My mom is still on the clock for me and joins me as we pray for her grandsons. A dear friend shares my burden and I her's as we lift one another's adult children daily before the Lord. I still pray for safety and healthy relationships. I plead for direction and ask God to lead them straight to the center of His will. I understand like never before the power of prayer.
Still, it amazes me when I witness God's hand on their lives, both in blessings and challenges He lavishes and allows. And always I remember how critical the calloused knees of a mother at every stage in life. There is much to cover, much to anticipate, much to hope for and much to fear. The job of a praying parent is without end.
Hannah, the mother of Samuel, sets the standard for dedicated prayer. We hear her faithfulness in 1 Samuel 1:27-28a.
“I prayed for this child, and the Lord has granted me what I asked of him. So now I give him to the Lord. For his whole life he will be given over to the Lord.”
I, like Hannah, prayed for my children before they ever were conceived. I prayed for their healthy arrival. I was blessed with two bouncing boys three years and three months apart. In between, I was blessed to carry a small life but a matter of weeks. That child I'll one day meet. The gift of healthy babies and the heartache of a baby unborn can never be fully understood. One is a miracle, the other covered in mercy to endure and accept that God knows best. Each, given over to the Lord in life and death.

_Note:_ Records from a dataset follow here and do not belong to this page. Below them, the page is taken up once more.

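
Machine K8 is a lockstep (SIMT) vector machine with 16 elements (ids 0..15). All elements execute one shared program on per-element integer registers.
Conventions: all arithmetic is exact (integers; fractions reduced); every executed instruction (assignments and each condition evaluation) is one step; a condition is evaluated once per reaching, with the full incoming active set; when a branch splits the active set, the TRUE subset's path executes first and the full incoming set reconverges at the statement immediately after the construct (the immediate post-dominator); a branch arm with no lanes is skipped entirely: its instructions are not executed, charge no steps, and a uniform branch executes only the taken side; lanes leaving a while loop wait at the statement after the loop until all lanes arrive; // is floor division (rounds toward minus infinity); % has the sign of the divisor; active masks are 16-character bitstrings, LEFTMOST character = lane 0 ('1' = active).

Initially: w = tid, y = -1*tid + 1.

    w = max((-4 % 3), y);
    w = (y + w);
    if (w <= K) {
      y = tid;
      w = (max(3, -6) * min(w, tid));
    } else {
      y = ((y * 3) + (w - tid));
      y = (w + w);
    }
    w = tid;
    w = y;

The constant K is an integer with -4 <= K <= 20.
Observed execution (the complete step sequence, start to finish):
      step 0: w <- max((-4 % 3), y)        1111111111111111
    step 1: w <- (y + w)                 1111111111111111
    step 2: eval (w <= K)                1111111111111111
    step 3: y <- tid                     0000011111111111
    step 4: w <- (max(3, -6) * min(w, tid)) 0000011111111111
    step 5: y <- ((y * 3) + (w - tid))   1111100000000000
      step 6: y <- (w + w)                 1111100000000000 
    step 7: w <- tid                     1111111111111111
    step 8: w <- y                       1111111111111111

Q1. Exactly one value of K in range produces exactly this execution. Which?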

As a praying parent, I have to revisit the concept of “giving over” over and over again. To entrust these whom I have nursed, clothed, fed, loved, sheltered, tutored, laughed with and cried over for the greater part of my life on earth is no easy calling. But I can't carry them in a back pack or hover over them in a cradle as I once did. I have to watch from a distance and surrender them to the One whose hands are big enough to hold them no matter how big and burley they get. He is able to speak peace to their hearts when their mother needs to be silent. The Lord Almighty counsels them with far better advice than this wise woman who thinks she knows them best. And God loves them more than I could ever muster because, though I carried them in a womb, He knit them together and placed His fingerprint on their hearts and heads.
So I just pray. And pray. And pray without end. And I have the pleasure of watching the Lord at work in two men. I see how He leads them and provides for them; how He teaches and guides them. I watch how they recognize more quickly the peace and joy that is theirs for the asking. I weep when I hear them give God their thanks and praise because it means their dad and I have done something right in this world: We've pointed them and prayed them to the Lord.

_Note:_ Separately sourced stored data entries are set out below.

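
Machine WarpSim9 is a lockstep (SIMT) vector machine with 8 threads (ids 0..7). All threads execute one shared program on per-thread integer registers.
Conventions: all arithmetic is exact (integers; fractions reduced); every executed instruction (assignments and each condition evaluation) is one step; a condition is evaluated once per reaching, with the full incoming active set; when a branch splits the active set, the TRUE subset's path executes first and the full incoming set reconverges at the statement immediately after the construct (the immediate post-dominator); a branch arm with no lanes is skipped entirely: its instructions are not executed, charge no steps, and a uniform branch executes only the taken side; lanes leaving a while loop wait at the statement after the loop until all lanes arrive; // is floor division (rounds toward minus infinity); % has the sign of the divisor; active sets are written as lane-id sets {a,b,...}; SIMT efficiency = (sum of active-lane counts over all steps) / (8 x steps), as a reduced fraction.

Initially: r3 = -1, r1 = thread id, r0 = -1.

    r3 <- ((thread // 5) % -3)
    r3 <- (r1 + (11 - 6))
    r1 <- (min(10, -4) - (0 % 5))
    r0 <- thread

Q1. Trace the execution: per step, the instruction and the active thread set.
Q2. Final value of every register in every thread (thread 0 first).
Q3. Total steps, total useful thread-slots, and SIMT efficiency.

step 0: r3 <- ((thread // 5) % -3)   {0,1,2,3,4,5,6,7}
step 1: r3 <- (r1 + (11 - 6))        {0,1,2,3,4,5,6,7}
step 2: r1 <- (min(10, -4) - (0 % 5)) {0,1,2,3,4,5,6,7}
step 3: r0 <- thread                 {0,1,2,3,4,5,6,7}

Answer: 4 steps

r3: 5,6,7,8,9,10,11,12
r1: -4,-4,-4,-4,-4,-4,-4,-4
r0: 0,1,2,3,4,5,6,7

steps = 4; useful = 32; efficiency = 32/32 = 1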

Parenting is many things. Painful. Pleasurable. Surprising. Challenging. Exciting. Demanding. Rewarding. Parenting is supposed to be filled with love and sacrifice and promise. Most importantly, parenting is a test of faith and calls for active prayer.
Especially when the kids grow up, parents need to look up for the Heavenly Father's will, for no child should ever doubt that they are loved or lifted at any age.